Quelqu'un a déjà eu ça ?

PS :

l'erreur de emerge openoffice (le source ce coup-ci) si jamais ça vous dit qq chose

source/ui/dochdl/gloshdl.cxx:80:

/var/tmp/portage/openoffice-1.0.1-r2/work/oo_1.0.1_src/solver/641/unxlngi4.pro/inc/vcl/syswin.hxx:257: erreur interne: Erreur de segmentation

SVP soumettre un rapport complet d'anomalies,

avec le source pré-traité si cela est approprié.

Consulter <URL:http://www.gnu.org/software/gcc/bugs.html> pour les instructions.dmake:  Error code 1, while making '../../../unxlngi4.pro/slo/gloshdl.obj'

---* TG_SLO.MK *---

ERROR: Error 65280 occurred while making /var/tmp/portage/openoffice-1.0.1-r2/work/oo_1.0.1_src/sw/source/ui/dochdl

!!! ERROR: app-office/openoffice-1.0.1-r2 failed.

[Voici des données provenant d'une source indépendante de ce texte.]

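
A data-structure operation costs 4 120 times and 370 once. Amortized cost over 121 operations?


Formula: Amortized cost = Total cost / Operations
Total cost = (120 * 4) + (1 * 370)
Total cost = 480 + 370 = 850
Amortized = 850 / 121 = 7.0248

7.0248


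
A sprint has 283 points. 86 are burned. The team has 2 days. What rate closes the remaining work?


Formula: Required rate = Remaining points / Days left
Remaining = 283 - 86 = 197 points
Required rate = 197 / 2 = 98.5 points/day

98.5 points/day


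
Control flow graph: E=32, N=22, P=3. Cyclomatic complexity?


Formula: V(G) = E - N + 2P
V(G) = 32 - 22 + 2*3
V(G) = 10 + 6
V(G) = 16

16


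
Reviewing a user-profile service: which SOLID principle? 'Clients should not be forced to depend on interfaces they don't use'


This describes the Interface Segregation Principle (ISP)

Interface Segregation Principle (ISP)


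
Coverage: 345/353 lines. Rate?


Coverage = covered / total * 100
Coverage = 345 / 353 * 100
Coverage = 97.73%

97.73%


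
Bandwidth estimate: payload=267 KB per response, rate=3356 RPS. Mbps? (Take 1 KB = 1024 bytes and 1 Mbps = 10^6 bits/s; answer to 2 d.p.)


Formula: Mbps = payload_bytes * RPS * 8 / 1e6
Payload per request = 267 KB = 267 * 1024 = 273408 bytes
Total bytes/sec = 273408 * 3356 = 917557248
Total bits/sec = 917557248 * 8 = 7340457984
Mbps = 7340457984 / 1e6 = 7340.46

7340.46 Mbps


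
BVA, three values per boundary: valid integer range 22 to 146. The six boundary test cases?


Range: [22, 146]
Boundaries: just below min, min, min+1, max-1, max, just above max
Values: [21, 22, 23, 145, 146, 147]

[21, 22, 23, 145, 146, 147]


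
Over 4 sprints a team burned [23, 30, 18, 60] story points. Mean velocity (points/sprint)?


Formula: Avg velocity = Total points / Number of sprints
Points: [23, 30, 18, 60]
Sum = 23 + 30 + 18 + 60 = 131
Avg velocity = 131 / 4 = 32.75 points/sprint

32.75 points/sprint


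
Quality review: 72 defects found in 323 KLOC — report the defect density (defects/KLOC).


Defect density = defects / KLOC
Defect density = 72 / 323
Defect density = 0.223 defects/KLOC

0.223 defects/KLOC


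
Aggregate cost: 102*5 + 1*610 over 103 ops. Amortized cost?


Formula: Amortized cost = Total cost / Operations
Total cost = (102 * 5) + (1 * 610)
Total cost = 510 + 610 = 1120
Amortized = 1120 / 103 = 10.8738

10.8738


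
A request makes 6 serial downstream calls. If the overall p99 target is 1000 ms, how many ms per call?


Formula: per_stage = total_budget / stages
per_stage = 1000 / 6
per_stage = 166.67 ms

166.67 ms


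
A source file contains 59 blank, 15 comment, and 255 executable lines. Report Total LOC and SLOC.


Total LOC = blank + comment + code
Total LOC = 59 + 15 + 255 = 329
SLOC (source only) = code = 255

Total LOC: 329, SLOC: 255


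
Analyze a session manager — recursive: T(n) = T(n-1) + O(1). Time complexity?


Reasoning: linear recursion with constant work per frame
Complexity: O(n)

O(n)


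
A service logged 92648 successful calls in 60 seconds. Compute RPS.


Formula: throughput = requests / seconds
throughput = 92648 / 60
throughput = 1544.13 requests/second

1544.13 requests/second


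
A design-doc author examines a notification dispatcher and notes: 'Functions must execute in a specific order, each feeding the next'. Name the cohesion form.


Reasoning: Output of one is input to next
Type: Sequential cohesion

Sequential cohesion


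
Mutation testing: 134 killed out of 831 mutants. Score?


Mutation score = killed / total * 100
Mutation score = 134 / 831 * 100
Mutation score = 16.13%

16.13%


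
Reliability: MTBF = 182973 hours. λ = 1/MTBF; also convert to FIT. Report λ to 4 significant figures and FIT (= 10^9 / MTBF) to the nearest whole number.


Formula: λ = 1 / MTBF; FIT = λ × 1e9 = 1e9 / MTBF
λ = 1 / 182973 ≈ 5.465e-06 failures/hour
FIT = 1e9 / 182973 ≈ 5465 failures per 1e9 hours (nearest whole number)

λ = 5.465e-06 /h, FIT = 5465


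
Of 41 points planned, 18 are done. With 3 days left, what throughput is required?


Formula: Required rate = Remaining points / Days left
Remaining = 41 - 18 = 23 points
Required rate = 23 / 3 = 7.67 points/day

7.67 points/day


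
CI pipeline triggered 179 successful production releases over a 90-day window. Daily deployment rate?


Formula: deployments per day = releases / days
= 179 / 90
= 1.989 deploys/day
(equivalently, 13.92 deploys/week)

1.989 deploys/day


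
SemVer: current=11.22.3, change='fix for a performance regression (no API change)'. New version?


Current: 11.22.3
Change category: 'fix for a performance regression (no API change)' → patch bump
SemVer rule: patch bump → increment PATCH (MAJOR and MINOR unchanged)
New: 11.22.4

11.22.4


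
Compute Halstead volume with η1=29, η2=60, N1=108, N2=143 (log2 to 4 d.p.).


Formula: V = N * log2(η), where N = N1 + N2 and η = η1 + η2
η = 29 + 60 = 89
N = 108 + 143 = 251
log2(89) ≈ 6.4757
V = 251 * 6.4757 = 1625.40

1625.40


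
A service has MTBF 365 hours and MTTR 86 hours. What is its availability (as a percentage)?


Availability = MTBF / (MTBF + MTTR)
Availability = 365 / (365 + 86)
Availability = 365 / 451
Availability = 80.9313%

80.9313%


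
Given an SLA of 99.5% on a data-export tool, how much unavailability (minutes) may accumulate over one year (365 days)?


Formula: allowed downtime = period * (100 - SLA) / 100
Period (year (365 days)) = 525600 minutes
Unavailability fraction = (100 - 99.5) / 100
Allowed downtime = 525600 * (100 - 99.5) / 100
Allowed downtime = 2628.0 minutes

2628.0 minutes


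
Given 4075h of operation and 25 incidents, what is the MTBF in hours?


Formula: MTBF = Total operating time / Number of failures
MTBF = 4075 / 25
MTBF = 163.0 hours

163.0 hours


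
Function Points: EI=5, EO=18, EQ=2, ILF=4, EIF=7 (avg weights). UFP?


UFP = EI*4 + EO*5 + EQ*4 + ILF*10 + EIF*7
UFP = 5*4 + 18*5 + 2*4 + 4*10 + 7*7
UFP = 20 + 90 + 8 + 40 + 49
UFP = 207

207


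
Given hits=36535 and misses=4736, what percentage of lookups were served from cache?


Formula: hit rate = hits / (hits + misses) * 100
hit rate = 36535 / (36535 + 4736) * 100
hit rate = 36535 / 41271 * 100
hit rate = 88.52%

88.52%


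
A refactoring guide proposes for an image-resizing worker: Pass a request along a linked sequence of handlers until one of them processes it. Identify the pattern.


This matches the Chain of Responsibility pattern

Chain of Responsibility


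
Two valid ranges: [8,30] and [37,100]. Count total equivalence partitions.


Valid ranges: [8,30] and [37,100]
Class 1: x < 8 — invalid
Class 2: 8 ≤ x ≤ 30 — valid
Class 3: 30 < x < 37 — invalid (gap between ranges)
Class 4: 37 ≤ x ≤ 100 — valid
Class 5: x > 100 — invalid
Total equivalence classes: 5

5 equivalence classes


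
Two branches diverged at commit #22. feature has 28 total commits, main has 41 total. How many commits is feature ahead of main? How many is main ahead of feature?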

!!! Function src_compile, Line 4164, Exitcode 1

!!! Build failed!

----------

## DuF

pour le moment j'ai fait un emerge openoffice, j'en suis à environ 7h là depuis que j'ai lancé la commande, toujours rien, j'ai un duron850, a priori on m'a dit que j'en avais 24h donc je verrai bien demain, j'espère que ça va pas échouer comme toi, je serai deg !

----------

## ERICB

Pour openoffice-bin, j'ai eux le même problème que toi...

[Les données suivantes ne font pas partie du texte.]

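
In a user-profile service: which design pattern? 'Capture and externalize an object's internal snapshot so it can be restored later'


This matches the Memento pattern

Memento


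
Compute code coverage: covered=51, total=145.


Coverage = covered / total * 100
Coverage = 51 / 145 * 100
Coverage = 35.17%

35.17%


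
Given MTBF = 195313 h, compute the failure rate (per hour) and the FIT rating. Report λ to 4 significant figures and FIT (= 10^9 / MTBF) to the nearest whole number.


Formula: λ = 1 / MTBF; FIT = λ × 1e9 = 1e9 / MTBF
λ = 1 / 195313 ≈ 5.120e-06 failures/hour
FIT = 1e9 / 195313 ≈ 5120 failures per 1e9 hours (nearest whole number)

λ = 5.120e-06 /h, FIT = 5120


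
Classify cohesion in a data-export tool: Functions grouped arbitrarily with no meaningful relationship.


Reasoning: Worst: random grouping
Type: Coincidental cohesion

Coincidental cohesion


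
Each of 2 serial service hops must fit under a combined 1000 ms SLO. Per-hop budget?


Formula: per_stage = total_budget / stages
per_stage = 1000 / 2
per_stage = 500.0 ms

500.0 ms


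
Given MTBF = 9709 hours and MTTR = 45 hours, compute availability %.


Availability = MTBF / (MTBF + MTTR)
Availability = 9709 / (9709 + 45)
Availability = 9709 / 9754
Availability = 99.5387%

99.5387%


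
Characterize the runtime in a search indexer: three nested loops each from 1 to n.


Reasoning: three levels of nesting over n
Complexity: O(n^3)

O(n^3)


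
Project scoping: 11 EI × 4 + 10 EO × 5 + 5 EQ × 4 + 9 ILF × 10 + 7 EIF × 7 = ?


UFP = EI*4 + EO*5 + EQ*4 + ILF*10 + EIF*7
UFP = 11*4 + 10*5 + 5*4 + 9*10 + 7*7
UFP = 44 + 50 + 20 + 90 + 49
UFP = 253

253


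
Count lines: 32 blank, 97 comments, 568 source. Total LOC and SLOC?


Total LOC = blank + comment + code
Total LOC = 32 + 97 + 568 = 697
SLOC (source only) = code = 568

Total LOC: 697, SLOC: 568


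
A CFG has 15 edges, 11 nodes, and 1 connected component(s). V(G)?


Formula: V(G) = E - N + 2P
V(G) = 15 - 11 + 2*1
V(G) = 4 + 2
V(G) = 6

6


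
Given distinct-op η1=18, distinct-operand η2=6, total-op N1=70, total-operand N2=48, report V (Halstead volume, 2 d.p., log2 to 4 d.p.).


Formula: V = N * log2(η), where N = N1 + N2 and η = η1 + η2
η = 18 + 6 = 24
N = 70 + 48 = 118
log2(24) ≈ 4.5850
V = 118 * 4.5850 = 541.03

541.03


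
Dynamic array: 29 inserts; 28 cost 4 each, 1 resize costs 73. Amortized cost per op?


Formula: Amortized cost = Total cost / Operations
Total cost = (28 * 4) + (1 * 73)
Total cost = 112 + 73 = 185
Amortized = 185 / 29 = 6.3793

6.3793


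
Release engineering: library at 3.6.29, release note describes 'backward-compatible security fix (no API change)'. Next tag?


Current: 3.6.29
Change category: 'backward-compatible security fix (no API change)' → patch bump
SemVer rule: patch bump → increment PATCH (MAJOR and MINOR unchanged)
New: 3.6.30

3.6.30


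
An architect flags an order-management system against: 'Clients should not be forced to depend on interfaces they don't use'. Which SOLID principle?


This describes the Interface Segregation Principle (ISP)

Interface Segregation Principle (ISP)


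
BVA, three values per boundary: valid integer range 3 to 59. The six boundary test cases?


Range: [3, 59]
Boundaries: just below min, min, min+1, max-1, max, just above max
Values: [2, 3, 4, 58, 59, 60]

[2, 3, 4, 58, 59, 60]


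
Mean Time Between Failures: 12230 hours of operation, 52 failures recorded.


Formula: MTBF = Total operating time / Number of failures
MTBF = 12230 / 52
MTBF = 235.19 hours

235.19 hours


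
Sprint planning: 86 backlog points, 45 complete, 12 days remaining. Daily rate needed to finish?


Formula: Required rate = Remaining points / Days left
Remaining = 86 - 45 = 41 points
Required rate = 41 / 12 = 3.42 points/day

3.42 points/day


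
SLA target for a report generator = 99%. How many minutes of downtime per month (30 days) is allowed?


Formula: allowed downtime = period * (100 - SLA) / 100
Period (month (30 days)) = 43200 minutes
Unavailability fraction = (100 - 99.0) / 100
Allowed downtime = 43200 * (100 - 99.0) / 100
Allowed downtime = 432.0 minutes

432.0 minutes


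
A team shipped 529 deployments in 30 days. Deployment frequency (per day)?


Formula: deployments per day = releases / days
= 529 / 30
= 17.633 deploys/day
(equivalently, 123.43 deploys/week)

17.633 deploys/day


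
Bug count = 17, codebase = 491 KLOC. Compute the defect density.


Defect density = defects / KLOC
Defect density = 17 / 491
Defect density = 0.035 defects/KLOC

0.035 defects/KLOC


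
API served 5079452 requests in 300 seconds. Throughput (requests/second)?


Formula: throughput = requests / seconds
throughput = 5079452 / 300
throughput = 16931.51 requests/second

16931.51 requests/second


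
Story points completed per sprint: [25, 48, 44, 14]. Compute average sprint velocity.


Formula: Avg velocity = Total points / Number of sprints
Points: [25, 48, 44, 14]
Sum = 25 + 48 + 44 + 14 = 131
Avg velocity = 131 / 4 = 32.75 points/sprint

32.75 points/sprint


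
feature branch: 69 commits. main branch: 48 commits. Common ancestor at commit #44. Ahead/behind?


Common ancestor: commit #44
feature commits after divergence: 69 - 44 = 25
main commits after divergence: 48 - 44 = 4
feature is 25 commits ahead of main
main is 4 commits ahead of feature

feature ahead: 25, main ahead: 4


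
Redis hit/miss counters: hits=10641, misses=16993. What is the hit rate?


Formula: hit rate = hits / (hits + misses) * 100
hit rate = 10641 / (10641 + 16993) * 100
hit rate = 10641 / 27634 * 100
hit rate = 38.51%

38.51%


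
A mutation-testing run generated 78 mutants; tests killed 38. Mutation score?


Mutation score = killed / total * 100
Mutation score = 38 / 78 * 100
Mutation score = 48.72%

48.72%


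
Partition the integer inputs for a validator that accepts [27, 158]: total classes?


Valid range: [27, 158]
Class 1: x < 27 — invalid
Class 2: 27 ≤ x ≤ 158 — valid
Class 3: x > 158 — invalid
Total equivalence classes: 3

3 equivalence classes


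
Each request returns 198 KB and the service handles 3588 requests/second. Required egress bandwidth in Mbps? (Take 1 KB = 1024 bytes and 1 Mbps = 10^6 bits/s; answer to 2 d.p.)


Formula: Mbps = payload_bytes * RPS * 8 / 1e6
Payload per request = 198 KB = 198 * 1024 = 202752 bytes
Total bytes/sec = 202752 * 3588 = 727474176
Total bits/sec = 727474176 * 8 = 5819793408
Mbps = 5819793408 / 1e6 = 5819.79

5819.79 Mbps


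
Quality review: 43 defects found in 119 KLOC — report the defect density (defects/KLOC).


Defect density = defects / KLOC
Defect density = 43 / 119
Defect density = 0.361 defects/KLOC

0.361 defects/KLOC


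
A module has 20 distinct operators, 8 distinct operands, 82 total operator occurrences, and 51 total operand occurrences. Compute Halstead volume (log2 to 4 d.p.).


Formula: V = N * log2(η), where N = N1 + N2 and η = η1 + η2
η = 20 + 8 = 28
N = 82 + 51 = 133
log2(28) ≈ 4.8074
V = 133 * 4.8074 = 639.38

639.38


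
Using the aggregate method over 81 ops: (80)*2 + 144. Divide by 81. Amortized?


Formula: Amortized cost = Total cost / Operations
Total cost = (80 * 2) + (1 * 144)
Total cost = 160 + 144 = 304
Amortized = 304 / 81 = 3.7531

3.7531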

pour le régler tu commentes les polices suivantes dans /etc/X11/XF86Config :

   # FontPath   "/usr/X11R6/lib/X11/fonts/Type1/"

   #FontPath   "/usr/X11R6/lib/X11/fonts/truetype"

   #FontPath   "/usr/X11R6/lib/X11/fonts/Speedo/"

Tu restart ton serveur X et tu installes les fonts avec spadmin dans le dossier de openoffice dans /opt/....

Ensuite tu remets ton fichier /etc/X11/XF86Config comme il était au début et tu restarts ton serveur X.

----------

## DuF

bon c'est enfin fini (il aura fallu environ 12h). Malgré pleins d'insultes au lancement de OpenOffice.org ça marche et a priori pas de souci de fonts, etc...

 *Quote:*   

> An error occurred while copying the file presentation.desktop to /home/charli/.gnome/apps/OpenOffice.org 1.0.1
> 
> an error occurred while copying a file
> 
> ExitCode: 0
> ...

 

Bon en fait des erreurs liés à la copie de fichier dans .gnome/apps/OpenOffice y en a pleins car j'ai pas gnome  :Smile: 

mais il doit être possible de changer ça dans le setup, pour le pb de la conversion MIME je crois avoir vu un sujet là dessus, je vais essayer de trouver ça rapidement, mais sinon je n'ai rien vu d'anormal dans l'exécution d'OpenOffice.org, tout avait l'air normal.

----------

## olivierweb

Salut,

Je n'ai pas osé installer OO ayant des problèmes avec OO déjà sous MDK9 au boulot.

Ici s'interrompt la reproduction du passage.